As the state of the economy is still depressed, and companies are vigorously pursuing cost reductions, it is crucial to ensure that these efforts are not hurting operational efficiency. To be successful in today's economic climate, it is vitally important that while a company is carrying out cost reduction efforts, it simultaneously undertakes improvement efforts that will enable it to improve productivity from existing resources.  However, many companies tend to question the need for improvement efforts. The most common question being asked is - why should a company push continuous improvement efforts if demand is falling and it can now be satisfied even with a less efficient operation? The answer, of course, is that productivity gains enable companies to meet market demand while operating resources less, thus reducing cost, increasing asset utilization and improving profitability. The best way to improve an operation and ensure that improvement efforts translate to increased overall business performance is by using a methodology called Flow Management Technology (FMT).

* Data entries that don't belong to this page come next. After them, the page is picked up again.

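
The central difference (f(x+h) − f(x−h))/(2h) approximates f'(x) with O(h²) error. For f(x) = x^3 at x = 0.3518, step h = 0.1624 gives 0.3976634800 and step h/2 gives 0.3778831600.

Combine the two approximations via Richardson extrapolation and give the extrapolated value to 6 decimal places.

Method order is 2; weight 2^2 = 4.
Top: 4(0.3778831600) − (0.3976634800) = 1.1138691600
Denominator 4 − 1 = 3.
Extrapolated: 1.1138691600 / 3 = 0.3712897200

0.371290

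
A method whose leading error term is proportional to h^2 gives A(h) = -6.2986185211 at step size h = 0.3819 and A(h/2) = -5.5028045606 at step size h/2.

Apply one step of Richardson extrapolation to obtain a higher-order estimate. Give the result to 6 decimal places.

Order 2 gives 2^r = 4 and 2^r − 1 = 3.
Top: 4(-5.5028045606) − (-6.2986185211) = -15.7125997213
Extrapolated: (-15.7125997213) / 3 = -5.2375332404

-5.237533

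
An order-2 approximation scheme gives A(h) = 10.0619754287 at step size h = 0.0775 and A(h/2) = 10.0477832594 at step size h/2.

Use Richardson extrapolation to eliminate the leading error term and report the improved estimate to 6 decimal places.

Error is O(h^2); halving h shrinks it by 2^2 = 4.
2^2·A(h/2) = 40.1911330376; minus A(h) gives 30.1291576089.
(4·10.0477832594 − 10.0619754287)/(4 − 1) = 10.0430525363
Shift from A(h/2): −0.0047307231.

10.043053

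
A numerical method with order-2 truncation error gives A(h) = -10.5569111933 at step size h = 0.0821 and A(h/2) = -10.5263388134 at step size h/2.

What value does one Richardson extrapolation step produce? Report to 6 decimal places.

-10.516148

Error is O(h^2); halving h shrinks it by 2^2 = 4.
Top: 4(-10.5263388134) − (-10.5569111933) = -31.5484440603
Denominator 4 − 1 = 3.
(4*(-10.5263388134) − (-10.5569111933))/(4 − 1) = -10.5161480201
Gap between inputs: 3.057e-02; correction applied: +0.0101907933.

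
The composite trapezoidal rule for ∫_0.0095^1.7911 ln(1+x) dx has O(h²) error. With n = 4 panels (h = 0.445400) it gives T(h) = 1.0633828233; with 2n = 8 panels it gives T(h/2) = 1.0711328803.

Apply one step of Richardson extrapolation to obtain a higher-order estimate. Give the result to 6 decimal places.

1.073716

r = 2: numerator weight 4, denominator 3.
Difference of the inputs: 1.0711328803 − 1.0633828233 = 0.0077500570
Correction (A(h/2) − A(h))/(4 − 1) = 0.0077500570/3 = 0.0025833523
R = 1.0711328803 + 0.0025833523 = 1.0737162326
Gap between inputs: 7.750e-03; correction applied: +0.0025833523.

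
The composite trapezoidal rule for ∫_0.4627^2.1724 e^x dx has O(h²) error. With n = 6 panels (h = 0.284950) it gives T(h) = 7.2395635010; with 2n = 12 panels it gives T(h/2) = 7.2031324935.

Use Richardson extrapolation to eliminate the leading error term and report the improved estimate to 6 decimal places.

Method order is 2; weight 2^2 = 4.
A(h/2) − A(h) = 7.2031324935 − 7.2395635010 = -0.0364310075
Divide by 2^2 − 1 = 3: (-0.0364310075)/3 = -0.0121436692
R = 7.2031324935 − 0.0121436692 = 7.1909888243

7.190989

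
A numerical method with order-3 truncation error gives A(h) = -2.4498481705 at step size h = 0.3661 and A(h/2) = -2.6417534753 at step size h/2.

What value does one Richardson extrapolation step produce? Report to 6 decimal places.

r = 3: numerator weight 8, denominator 7.
Numerator 8 × A(h/2) − A(h) = 8 × (-2.6417534753) − (-2.4498481705) = -18.6841796319
Denominator 8 − 1 = 7.
(-18.6841796319) ÷ 7 = -2.6691685188
Correction |R − A(h/2)| = 2.742e-02; gap |A(h/2) − A(h)| = 1.919e-01.

-2.669169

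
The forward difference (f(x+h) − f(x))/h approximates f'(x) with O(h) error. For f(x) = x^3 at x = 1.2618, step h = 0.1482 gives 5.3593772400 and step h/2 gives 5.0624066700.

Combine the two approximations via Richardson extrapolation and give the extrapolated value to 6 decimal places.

4.765436

r = 1: numerator weight 2, denominator 1.
Difference of the inputs: 5.0624066700 − 5.3593772400 = -0.2969705700
Divide by 2^1 − 1 = 1: (-0.2969705700)/1 = -0.2969705700
R = 5.0624066700 − 0.2969705700 = 4.7654361000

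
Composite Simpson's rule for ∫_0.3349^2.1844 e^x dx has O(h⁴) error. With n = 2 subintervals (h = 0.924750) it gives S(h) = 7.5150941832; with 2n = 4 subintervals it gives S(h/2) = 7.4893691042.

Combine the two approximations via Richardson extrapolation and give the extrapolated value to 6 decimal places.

Method order is 4; weight 2^4 = 16.
Numerator 16 × A(h/2) − A(h) = 16 × 7.4893691042 − 7.5150941832 = 112.3148114840
(16 × 7.4893691042 − 7.5150941832)/(16 − 1) = 7.4876540989
Correction |R − A(h/2)| = 1.715e-03; gap |A(h/2) − A(h)| = 2.573e-02.

7.487654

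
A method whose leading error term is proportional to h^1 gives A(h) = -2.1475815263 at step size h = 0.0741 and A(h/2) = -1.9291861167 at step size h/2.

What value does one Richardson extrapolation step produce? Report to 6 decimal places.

Method order is 1; weight 2^1 = 2.
Numerator 2 × A(h/2) − A(h) = 2 × (-1.9291861167) − (-2.1475815263) = -1.7107907071
Denominator 2 − 1 = 1.
(2 × (-1.9291861167) − (-2.1475815263))/(2 − 1) = -1.7107907071

-1.710791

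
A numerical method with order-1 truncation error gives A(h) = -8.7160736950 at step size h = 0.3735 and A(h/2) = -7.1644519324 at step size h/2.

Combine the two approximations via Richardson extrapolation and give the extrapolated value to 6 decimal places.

With r = 1 the leading error scales as h^1, so the weight is 2^1 = 2.
2·(-7.1644519324) = -14.3289038648; subtract (-8.7160736950) → -5.6128301698
Denominator 2 − 1 = 1.
Result: -5.6128301698

-5.612830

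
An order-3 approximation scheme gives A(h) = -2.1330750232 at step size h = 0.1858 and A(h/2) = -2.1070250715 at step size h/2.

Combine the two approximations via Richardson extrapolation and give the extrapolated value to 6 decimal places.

Order 3 gives 2^r = 8 and 2^r − 1 = 7.
Weighted: (-16.8562005720) − (-2.1330750232) = -14.7231255488
Divide by 2^3 − 1 = 7.
Result: -2.1033036498
Correction |R − A(h/2)| = 3.721e-03; gap |A(h/2) − A(h)| = 2.605e-02.

-2.103304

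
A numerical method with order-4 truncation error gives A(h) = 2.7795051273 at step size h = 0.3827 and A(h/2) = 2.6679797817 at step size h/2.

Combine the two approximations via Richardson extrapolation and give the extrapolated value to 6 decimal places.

2.660545

The method has order 4: 2^4 = 16.
Numerator 16·A(h/2) − A(h) = 16·2.6679797817 − 2.7795051273 = 39.9081713799
(16·2.6679797817 − 2.7795051273)/(16 − 1) = 2.6605447587
Gap between inputs: 1.115e-01; correction applied: −0.0074350230.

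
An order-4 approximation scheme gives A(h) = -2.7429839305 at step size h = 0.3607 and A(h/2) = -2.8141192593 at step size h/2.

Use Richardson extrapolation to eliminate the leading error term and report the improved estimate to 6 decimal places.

Order 4 gives 2^r = 16 and 2^r − 1 = 15.
16 × (-2.8141192593) = -45.0259081488; (-45.0259081488) − (-2.7429839305) = -42.2829242183
Extrapolated: (-42.2829242183) / 15 = -2.8188616146

-2.818862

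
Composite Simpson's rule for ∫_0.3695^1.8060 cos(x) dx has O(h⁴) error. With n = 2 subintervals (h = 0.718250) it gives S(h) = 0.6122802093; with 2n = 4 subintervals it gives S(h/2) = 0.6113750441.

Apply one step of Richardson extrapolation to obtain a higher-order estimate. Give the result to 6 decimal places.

0.611315

Error is O(h^4); halving h shrinks it by 2^4 = 16.
2^4×A(h/2) = 9.7820007056; minus A(h) gives 9.1697204963.
9.1697204963 ÷ 15 = 0.6113146998
Correction |R − A(h/2)| = 6.034e-05; gap |A(h/2) − A(h)| = 9.052e-04.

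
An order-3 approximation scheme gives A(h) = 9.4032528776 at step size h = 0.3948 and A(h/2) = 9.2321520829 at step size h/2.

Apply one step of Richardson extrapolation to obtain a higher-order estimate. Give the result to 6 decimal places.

9.207709

Error is O(h^3); halving h shrinks it by 2^3 = 8.
8·9.2321520829 = 73.8572166632; 73.8572166632 − 9.4032528776 = 64.4539637856
Extrapolated: 64.4539637856 / 7 = 9.2077091122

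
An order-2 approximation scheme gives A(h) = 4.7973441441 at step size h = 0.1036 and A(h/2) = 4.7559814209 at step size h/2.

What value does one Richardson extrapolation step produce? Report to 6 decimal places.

4.742194

r = 2: numerator weight 4, denominator 3.
2^2×A(h/2) = 19.0239256836; minus A(h) gives 14.2265815395.
R = 14.2265815395/3 = 4.7421938465
Correction |R − A(h/2)| = 1.379e-02; gap |A(h/2) − A(h)| = 4.136e-02.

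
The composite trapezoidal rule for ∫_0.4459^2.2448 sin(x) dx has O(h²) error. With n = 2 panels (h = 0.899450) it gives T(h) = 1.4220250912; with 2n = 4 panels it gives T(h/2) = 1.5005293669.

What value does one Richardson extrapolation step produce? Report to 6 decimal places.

1.526697

r = 2: numerator weight 4, denominator 3.
2^2·A(h/2) = 6.0021174676; minus A(h) gives 4.5800923764.
Denominator 4 − 1 = 3.
(4·1.5005293669 − 1.4220250912)/(4 − 1) = 1.5266974588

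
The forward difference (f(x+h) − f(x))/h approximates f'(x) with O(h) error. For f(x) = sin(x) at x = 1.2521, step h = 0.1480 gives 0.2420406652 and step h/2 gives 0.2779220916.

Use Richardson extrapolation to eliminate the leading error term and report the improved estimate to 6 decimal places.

0.313804

Leading term ∝ h^1; use weight 2 = 2^1.
Numerator 2×A(h/2) − A(h) = 2×0.2779220916 − 0.2420406652 = 0.3138035180
Extrapolated: 0.3138035180 / 1 = 0.3138035180
Correction |R − A(h/2)| = 3.588e-02; gap |A(h/2) − A(h)| = 3.588e-02.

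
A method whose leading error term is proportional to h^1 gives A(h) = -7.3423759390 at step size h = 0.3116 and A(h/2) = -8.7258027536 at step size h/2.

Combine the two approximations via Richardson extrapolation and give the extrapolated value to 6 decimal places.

Method order is 1; weight 2^1 = 2.
Weighted: (-17.4516055072) − (-7.3423759390) = -10.1092295682
Denominator 2 − 1 = 1.
Result: -10.1092295682
Shift from A(h/2): −1.3834268146.

-10.109230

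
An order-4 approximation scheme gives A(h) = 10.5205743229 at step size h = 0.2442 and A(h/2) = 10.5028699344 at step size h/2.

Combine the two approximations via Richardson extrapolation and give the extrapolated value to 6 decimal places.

10.501690

The method has order 4: 2^4 = 16.
16·10.5028699344 − 10.5205743229 = 157.5253446275
(16·10.5028699344 − 10.5205743229)/(16 − 1) = 10.5016896418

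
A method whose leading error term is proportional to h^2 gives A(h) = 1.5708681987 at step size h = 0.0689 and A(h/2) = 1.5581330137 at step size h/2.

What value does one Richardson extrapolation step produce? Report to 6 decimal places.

1.553888

With r = 2 the leading error scales as h^2, so the weight is 2^2 = 4.
Numerator 4×A(h/2) − A(h) = 4×1.5581330137 − 1.5708681987 = 4.6616638561
R = 4.6616638561/3 = 1.5538879520
Shift from A(h/2): −0.0042450617.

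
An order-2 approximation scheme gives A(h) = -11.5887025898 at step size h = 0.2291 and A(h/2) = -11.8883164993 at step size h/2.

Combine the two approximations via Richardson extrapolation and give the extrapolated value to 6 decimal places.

-11.988188

Error is O(h^2); halving h shrinks it by 2^2 = 4.
Numerator 4*A(h/2) − A(h) = 4*(-11.8883164993) − (-11.5887025898) = -35.9645634074
Denominator 4 − 1 = 3.
Result: -11.9881878025
Gap between inputs: 2.996e-01; correction applied: −0.0998713032.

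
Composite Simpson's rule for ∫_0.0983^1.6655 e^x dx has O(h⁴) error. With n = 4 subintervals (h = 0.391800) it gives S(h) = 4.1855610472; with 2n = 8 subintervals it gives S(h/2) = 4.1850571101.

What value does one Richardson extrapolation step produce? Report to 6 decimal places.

r = 4: numerator weight 16, denominator 15.
2^4×A(h/2) = 66.9609137616; minus A(h) gives 62.7753527144.
Divide by 2^4 − 1 = 15.
So the Richardson estimate is 4.1850235143.
Gap between inputs: 5.039e-04; correction applied: −0.0000335958.

4.185024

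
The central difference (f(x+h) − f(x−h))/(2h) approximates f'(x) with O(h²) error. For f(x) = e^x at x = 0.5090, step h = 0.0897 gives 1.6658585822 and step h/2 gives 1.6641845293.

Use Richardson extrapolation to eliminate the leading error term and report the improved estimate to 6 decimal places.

Leading term ∝ h^2; use weight 4 = 2^2.
A(h/2) − A(h) = 1.6641845293 − 1.6658585822 = -0.0016740529
Correction (A(h/2) − A(h))/(4 − 1) = (-0.0016740529)/3 = -0.0005580176
R = A(h/2) + (A(h/2) − A(h))/3 = 1.6641845293 − 0.0005580176 = 1.6636265117

1.663627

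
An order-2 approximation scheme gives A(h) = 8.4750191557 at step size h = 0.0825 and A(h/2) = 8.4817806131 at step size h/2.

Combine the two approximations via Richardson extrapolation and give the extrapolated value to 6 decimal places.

Error is O(h^2); halving h shrinks it by 2^2 = 4.
4 × 8.4817806131 = 33.9271224524; 33.9271224524 − 8.4750191557 = 25.4521032967
(4 × 8.4817806131 − 8.4750191557)/(4 − 1) = 8.4840344322
Gap between inputs: 6.761e-03; correction applied: +0.0022538191.

8.484034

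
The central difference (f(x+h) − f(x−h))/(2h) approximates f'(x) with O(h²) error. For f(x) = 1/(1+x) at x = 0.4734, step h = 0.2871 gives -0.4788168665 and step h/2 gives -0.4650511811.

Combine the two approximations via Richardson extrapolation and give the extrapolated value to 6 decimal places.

-0.460463

r = 2: numerator weight 4, denominator 3.
4*(-0.4650511811) − (-0.4788168665) = -1.3813878579
Denominator 4 − 1 = 3.
Result: -0.4604626193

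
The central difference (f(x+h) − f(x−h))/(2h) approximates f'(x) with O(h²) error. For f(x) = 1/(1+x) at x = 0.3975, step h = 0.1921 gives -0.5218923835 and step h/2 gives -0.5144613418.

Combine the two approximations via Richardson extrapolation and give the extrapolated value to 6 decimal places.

Leading term ∝ h^2; use weight 4 = 2^2.
Top: 4(-0.5144613418) − (-0.5218923835) = -1.5359529837
(4·(-0.5144613418) − (-0.5218923835))/(4 − 1) = -0.5119843279

-0.511984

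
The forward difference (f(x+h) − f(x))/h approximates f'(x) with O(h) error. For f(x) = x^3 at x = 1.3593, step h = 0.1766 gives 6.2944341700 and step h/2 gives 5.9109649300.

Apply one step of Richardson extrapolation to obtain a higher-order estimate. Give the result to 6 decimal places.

5.527496

Error is O(h^1); halving h shrinks it by 2^1 = 2.
Difference of the inputs: 5.9109649300 − 6.2944341700 = -0.3834692400
Divide by 2^1 − 1 = 1: (-0.3834692400)/1 = -0.3834692400
R = 5.9109649300 − 0.3834692400 = 5.5274956900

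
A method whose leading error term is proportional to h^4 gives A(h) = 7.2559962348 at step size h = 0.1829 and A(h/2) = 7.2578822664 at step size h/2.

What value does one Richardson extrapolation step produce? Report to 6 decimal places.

7.258008

r = 4: numerator weight 16, denominator 15.
2^4 × A(h/2) = 116.1261162624; minus A(h) gives 108.8701200276.
Divide by 2^4 − 1 = 15.
108.8701200276 ÷ 15 = 7.2580080018
Gap between inputs: 1.886e-03; correction applied: +0.0001257354.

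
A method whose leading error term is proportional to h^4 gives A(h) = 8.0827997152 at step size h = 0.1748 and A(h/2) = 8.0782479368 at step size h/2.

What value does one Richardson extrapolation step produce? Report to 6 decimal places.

8.077944

r = 4: numerator weight 16, denominator 15.
Weighted: 129.2519669888 − 8.0827997152 = 121.1691672736
Denominator 16 − 1 = 15.
(16 × 8.0782479368 − 8.0827997152)/(16 − 1) = 8.0779444849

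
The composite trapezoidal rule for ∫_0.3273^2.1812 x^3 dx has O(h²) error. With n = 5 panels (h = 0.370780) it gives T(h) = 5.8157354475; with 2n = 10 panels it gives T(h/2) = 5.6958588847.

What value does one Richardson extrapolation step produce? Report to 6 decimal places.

5.655900

Order 2 gives 2^r = 4 and 2^r − 1 = 3.
A(h/2) − A(h) = 5.6958588847 − 5.8157354475 = -0.1198765628
Correction (A(h/2) − A(h))/(4 − 1) = (-0.1198765628)/3 = -0.0399588543
R = 5.6958588847 − 0.0399588543 = 5.6559000304
Shift from A(h/2): −0.0399588543.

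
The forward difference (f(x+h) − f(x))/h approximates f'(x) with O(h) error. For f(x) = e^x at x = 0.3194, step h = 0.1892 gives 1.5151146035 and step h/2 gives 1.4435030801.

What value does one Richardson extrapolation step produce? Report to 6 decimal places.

r = 1, so 2^r = 2.
Numerator 2*A(h/2) − A(h) = 2*1.4435030801 − 1.5151146035 = 1.3718915567
R = 1.3718915567/1 = 1.3718915567

1.371892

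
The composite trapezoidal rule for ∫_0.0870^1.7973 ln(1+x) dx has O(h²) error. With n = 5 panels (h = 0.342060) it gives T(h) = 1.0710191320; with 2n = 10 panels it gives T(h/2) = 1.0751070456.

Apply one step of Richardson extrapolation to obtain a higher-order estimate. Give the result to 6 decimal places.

1.076470

With r = 2 the leading error scales as h^2, so the weight is 2^2 = 4.
Difference of the inputs: 1.0751070456 − 1.0710191320 = 0.0040879136
Divide by 2^2 − 1 = 3: 0.0040879136/3 = 0.0013626379
R = 1.0751070456 + 0.0013626379 = 1.0764696835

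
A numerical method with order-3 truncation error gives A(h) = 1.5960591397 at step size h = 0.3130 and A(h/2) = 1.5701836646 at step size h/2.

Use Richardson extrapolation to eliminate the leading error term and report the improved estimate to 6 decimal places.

Error is O(h^3); halving h shrinks it by 2^3 = 8.
8×1.5701836646 − 1.5960591397 = 10.9654101771
(8×1.5701836646 − 1.5960591397)/(8 − 1) = 1.5664871682

1.566487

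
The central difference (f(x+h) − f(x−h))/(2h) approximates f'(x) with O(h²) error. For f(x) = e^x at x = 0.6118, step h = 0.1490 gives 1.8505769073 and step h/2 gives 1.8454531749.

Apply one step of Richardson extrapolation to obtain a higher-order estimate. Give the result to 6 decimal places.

1.843745

Leading term ∝ h^2; use weight 4 = 2^2.
4·1.8454531749 = 7.3818126996; 7.3818126996 − 1.8505769073 = 5.5312357923
(4·1.8454531749 − 1.8505769073)/(4 − 1) = 1.8437452641
Gap between inputs: 5.124e-03; correction applied: −0.0017079108.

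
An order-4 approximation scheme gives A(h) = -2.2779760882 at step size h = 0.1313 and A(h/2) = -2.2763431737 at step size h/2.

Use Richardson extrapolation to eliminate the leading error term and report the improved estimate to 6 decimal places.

Error is O(h^4); halving h shrinks it by 2^4 = 16.
16·(-2.2763431737) − (-2.2779760882) = -34.1435146910
R = (-34.1435146910)/15 = -2.2762343127

-2.276234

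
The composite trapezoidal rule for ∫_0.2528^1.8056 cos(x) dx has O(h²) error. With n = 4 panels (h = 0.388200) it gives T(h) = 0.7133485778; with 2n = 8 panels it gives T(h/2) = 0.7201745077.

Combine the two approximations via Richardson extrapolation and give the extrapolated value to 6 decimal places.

Leading term ∝ h^2; use weight 4 = 2^2.
Weighted: 2.8806980308 − 0.7133485778 = 2.1673494530
Divide by 2^2 − 1 = 3.
Result: 0.7224498177
Gap between inputs: 6.826e-03; correction applied: +0.0022753100.

0.722450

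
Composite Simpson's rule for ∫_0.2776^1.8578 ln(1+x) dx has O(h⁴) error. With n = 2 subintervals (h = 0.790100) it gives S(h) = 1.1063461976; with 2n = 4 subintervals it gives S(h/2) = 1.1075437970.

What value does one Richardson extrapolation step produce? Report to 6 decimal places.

1.107624

Leading term ∝ h^4; use weight 16 = 2^4.
Top: 16(1.1075437970) − (1.1063461976) = 16.6143545544
Divide by 2^4 − 1 = 15.
16.6143545544 ÷ 15 = 1.1076236370
Shift from A(h/2): +0.0000798400.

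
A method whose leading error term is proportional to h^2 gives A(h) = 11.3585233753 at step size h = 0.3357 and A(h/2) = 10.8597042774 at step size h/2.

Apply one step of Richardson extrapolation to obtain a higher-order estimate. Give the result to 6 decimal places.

Leading term ∝ h^2; use weight 4 = 2^2.
4*10.8597042774 = 43.4388171096; 43.4388171096 − 11.3585233753 = 32.0802937343
Divide by 2^2 − 1 = 3.
(4*10.8597042774 − 11.3585233753)/(4 − 1) = 10.6934312448

10.693431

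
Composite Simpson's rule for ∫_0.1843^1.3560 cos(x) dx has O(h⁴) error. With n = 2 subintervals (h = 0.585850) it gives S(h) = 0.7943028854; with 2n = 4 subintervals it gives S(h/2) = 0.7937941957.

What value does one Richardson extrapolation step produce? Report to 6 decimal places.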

Flow Management Technology views organizations as flow systems and product flow as fluid flow through pipes. In a manufacturing organization it views development, marketing, sales, order receipt, manufacturing and all the way through to shipping as a series of interconnected processes. These interconnected processes form a piping system that needs to flow the product from beginning to end in the fastest, smoothest and most profitable way.

One of the key elements of Flow Management Technology is the examination, analysis and understanding of process disruptions. Every individual processes, as well as the total system, is subject to chaotic behavior due to disruptions and the presence of Murphy as in Murphy’s Law. Disruptions are caused by the absence of any of the dependencies needed by a resource to convert its input into output. By their nature, disruptions are random and dynamic, or in other words - chaotic.  The first step towards overcoming the adverse, cumulative effect of this chaotic phenomenon is an analysis of the process, its interfaces and the resources’ capacities.

            From the analysis of the flow process, the resources capacity and disruptions, a Flow Model is designed to provide the tools, the measurements and the focus for managing the overall flow. In developing the Flow Model, disruptions are accounted for in two fashions. For every day, frequent disruptions, Protective Capacity is reserved. Think of Protective Capacity as a provision for catching up after a disruption occurs. The amount reserved is a function of how much time disruptions consume from each resource on a shift or daily basis. Since every resource is subject to shift/daily disruptions, every resource needs to have Protective Capacity. In most cases, Protective Capacity can be obtained by conducting improvement activities to reduce resource’s disruptions. The implementation of designed Protective Capacity will lead to rapid process flow without any excess inventory. If Protective Capacity is not reserved, every process disruption will be transferred from one resource to the other, get magnified and eventually translate to poor and inconsistent performance of the entire business.   

          The other types of disruptions are ones that happen less frequently, but when they occur, they last a long time. Because the cost of reserving capacity for these infrequent disruptions can be prohibitive, they are accounted for by adding time buffers at strategic points in the flow. These time buffers need to be sufficient so that when severe “Murphy's” occur, on time performance is still achieved.

           Another key element in the Flow Model design is determining which few processes will be Flow Valves.  The Valves are strategic scheduling points to synchronize the flow to meet on time demand and to gear up the system efficiency. Typically, their location is designated taking into account and understanding the parameters that influence the system’s flow such as assembly, disassembly or outside processing.

All of the elements of the Flow Model allow the system to perform reliably in terms of on time delivery, increased throughput capability, lower throughput cost, no excess in process inventory and the shortest lead-time.  Overall process measurements act as high frequency feedback loops to monitor performance and point out, in real time, where disruptions are starting to hurt system performance and where improvement efforts should be directed.

Flow Management Technology determines the best way to flow product to the customer, on time, with the least cost and with the maximum utilization of people and equipment. By looking at the operation as a flow system and constantly measuring performance, Flow Management Technology monitors the business in real time and ensures that we get the most out of the system.